Why does social distancing matter?
- Social distancing is the best protection from personal infection with COVID-19, as well as from spreading the disease and overwhelming the capacity and resources of the United States healthcare system. Severe illness may require hospital resources that will become scarce if immediate measures are not put in place to reduce the rate of transmission.
- Social distancing also protects those who are at greatest risk of (e.g., elderly and those with underlying health conditions).
- Without social distancing, as many as 2 million Americans may need intensive care within the next 2-3 months. At maximum capacity, the US healthcare system can accommodate 95,000 intensive care patients at one time. Many of those beds are already taken by patients with other conditions. Healthcare providers will be forced to make difficult decisions about which patients will receive life-saving measures, and which will not.
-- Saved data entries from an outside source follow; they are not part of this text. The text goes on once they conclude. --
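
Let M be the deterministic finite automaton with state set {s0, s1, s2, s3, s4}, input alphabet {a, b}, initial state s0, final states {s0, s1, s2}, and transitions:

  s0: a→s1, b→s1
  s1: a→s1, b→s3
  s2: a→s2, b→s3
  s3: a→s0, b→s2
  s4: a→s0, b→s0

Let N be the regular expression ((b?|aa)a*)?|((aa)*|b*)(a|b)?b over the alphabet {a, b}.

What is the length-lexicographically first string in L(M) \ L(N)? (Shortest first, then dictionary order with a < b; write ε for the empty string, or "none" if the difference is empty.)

aba

The string aba is accepted by M but not by N.
No shorter string lies in the difference, and aba is the lexicographically first length-3 string in L(M) \ L(N).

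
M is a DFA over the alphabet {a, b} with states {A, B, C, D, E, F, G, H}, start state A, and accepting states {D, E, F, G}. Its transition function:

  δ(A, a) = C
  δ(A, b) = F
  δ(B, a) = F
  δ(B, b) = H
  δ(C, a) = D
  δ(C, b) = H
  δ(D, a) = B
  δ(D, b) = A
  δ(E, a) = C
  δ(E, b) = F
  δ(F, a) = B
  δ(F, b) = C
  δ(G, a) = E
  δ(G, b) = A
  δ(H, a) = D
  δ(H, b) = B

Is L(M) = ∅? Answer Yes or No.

The string b is accepted: the run A → F ends in the accepting state F.
Since at least one string is accepted, L(M) is not empty.

No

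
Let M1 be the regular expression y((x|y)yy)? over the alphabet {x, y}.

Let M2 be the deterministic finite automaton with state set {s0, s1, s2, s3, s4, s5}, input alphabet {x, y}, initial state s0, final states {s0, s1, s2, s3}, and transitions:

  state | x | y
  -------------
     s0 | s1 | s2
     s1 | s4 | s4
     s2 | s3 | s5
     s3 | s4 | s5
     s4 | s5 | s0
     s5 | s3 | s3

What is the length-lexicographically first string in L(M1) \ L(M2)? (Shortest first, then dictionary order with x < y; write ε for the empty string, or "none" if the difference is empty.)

yyyy

The string yyyy is accepted by M1 but not by M2.
No shorter string lies in the difference, and yyyy is the lexicographically first length-4 string in L(M1) \ L(M2).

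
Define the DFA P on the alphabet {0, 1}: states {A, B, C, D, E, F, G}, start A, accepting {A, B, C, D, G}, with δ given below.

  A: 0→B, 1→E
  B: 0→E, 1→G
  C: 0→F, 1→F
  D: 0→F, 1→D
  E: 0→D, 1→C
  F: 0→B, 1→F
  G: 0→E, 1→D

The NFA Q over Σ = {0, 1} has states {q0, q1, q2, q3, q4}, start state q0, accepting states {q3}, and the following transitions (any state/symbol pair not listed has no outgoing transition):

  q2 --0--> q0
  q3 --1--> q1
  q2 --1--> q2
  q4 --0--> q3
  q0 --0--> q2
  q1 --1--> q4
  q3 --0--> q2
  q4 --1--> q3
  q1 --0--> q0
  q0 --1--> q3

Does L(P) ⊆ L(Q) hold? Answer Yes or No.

No

The empty string ε is in L(P) but not in L(Q).
So L(P) ⊄ L(Q).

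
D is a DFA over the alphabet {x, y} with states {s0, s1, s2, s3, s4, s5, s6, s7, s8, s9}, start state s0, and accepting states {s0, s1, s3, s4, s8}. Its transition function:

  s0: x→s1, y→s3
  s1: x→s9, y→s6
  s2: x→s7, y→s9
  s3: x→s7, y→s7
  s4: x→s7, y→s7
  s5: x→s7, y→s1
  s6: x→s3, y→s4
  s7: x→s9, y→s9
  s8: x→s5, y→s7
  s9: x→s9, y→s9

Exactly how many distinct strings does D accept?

5

The useful subgraph on states {s0, s1, s3, s4, s6} is acyclic, so L(D) is finite; the longest accepting path visits 4 useful states, giving maximum string length 3.
Counting accepting paths from s0 by length: 1 of length 0, 2 of length 1, 2 of length 3. Total 5.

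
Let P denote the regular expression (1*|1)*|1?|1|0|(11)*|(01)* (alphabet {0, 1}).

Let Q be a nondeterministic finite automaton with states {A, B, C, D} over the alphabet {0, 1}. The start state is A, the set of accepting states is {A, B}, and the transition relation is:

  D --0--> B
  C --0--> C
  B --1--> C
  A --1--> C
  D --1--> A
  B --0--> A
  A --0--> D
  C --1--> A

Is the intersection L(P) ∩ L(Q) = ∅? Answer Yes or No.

The empty string ε is accepted by both P and Q.
Hence L(P) ∩ L(Q) ≠ ∅.

No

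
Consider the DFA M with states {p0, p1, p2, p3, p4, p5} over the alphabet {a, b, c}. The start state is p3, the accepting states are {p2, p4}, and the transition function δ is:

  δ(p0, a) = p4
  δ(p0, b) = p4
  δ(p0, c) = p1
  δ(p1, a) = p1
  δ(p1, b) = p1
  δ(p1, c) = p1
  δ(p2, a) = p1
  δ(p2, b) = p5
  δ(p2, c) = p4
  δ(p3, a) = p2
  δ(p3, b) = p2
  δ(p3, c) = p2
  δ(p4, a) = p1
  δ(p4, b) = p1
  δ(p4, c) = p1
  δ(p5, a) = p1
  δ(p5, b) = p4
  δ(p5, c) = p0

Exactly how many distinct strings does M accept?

15

The useful subgraph on states {p0, p2, p3, p4, p5} is acyclic, so L(M) is finite; the longest accepting path visits 5 useful states, giving maximum string length 4.
Counting accepting paths from p3 by length: 3 of length 1, 3 of length 2, 3 of length 3, 6 of length 4. Total 15.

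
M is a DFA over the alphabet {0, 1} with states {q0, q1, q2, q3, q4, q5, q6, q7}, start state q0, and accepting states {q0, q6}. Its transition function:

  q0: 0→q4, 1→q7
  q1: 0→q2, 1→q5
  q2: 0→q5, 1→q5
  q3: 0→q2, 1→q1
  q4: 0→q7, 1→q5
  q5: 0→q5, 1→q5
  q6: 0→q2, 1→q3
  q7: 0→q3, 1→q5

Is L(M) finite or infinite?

finite

The useful states (reachable from q0 and able to reach an accepting state) are {q0}.
Restricted to these states the transition graph has no cycle, so every accepting path has bounded length and L is finite.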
What is the difference between social distancing, quarantine, and isolation?
- Self-quarantine is voluntary, and means that healthy people who suspect potential exposure (e.g., have had known contact with an infected individual) do not go to work, school, or public areas, and avoid other members of their household, including using a separate bedroom and bathroom if possible.
- In some situations governments may make quarantine mandatory, although this is uncommon in the US.
- Self-monitoring is appropriate when exposure is possible (e.g., you attended an event that an infected person also attended), but there has been no known direct contact with an infected person. Self-monitoring might include regularly checking your temperature and watching for signs of a respiratory illness, such as fever, cough or shortness of breath. It also involves limiting interaction with others (i.e., social distancing).
- Isolation occurs when confirmed cases of COVID-19 are separated from others for the duration of their illness (until they test negative for the virus twice 24-hours apart).
- The CDC recommends anyone with potential exposure (including returning home from an affected area) self-quarantine for 14 days.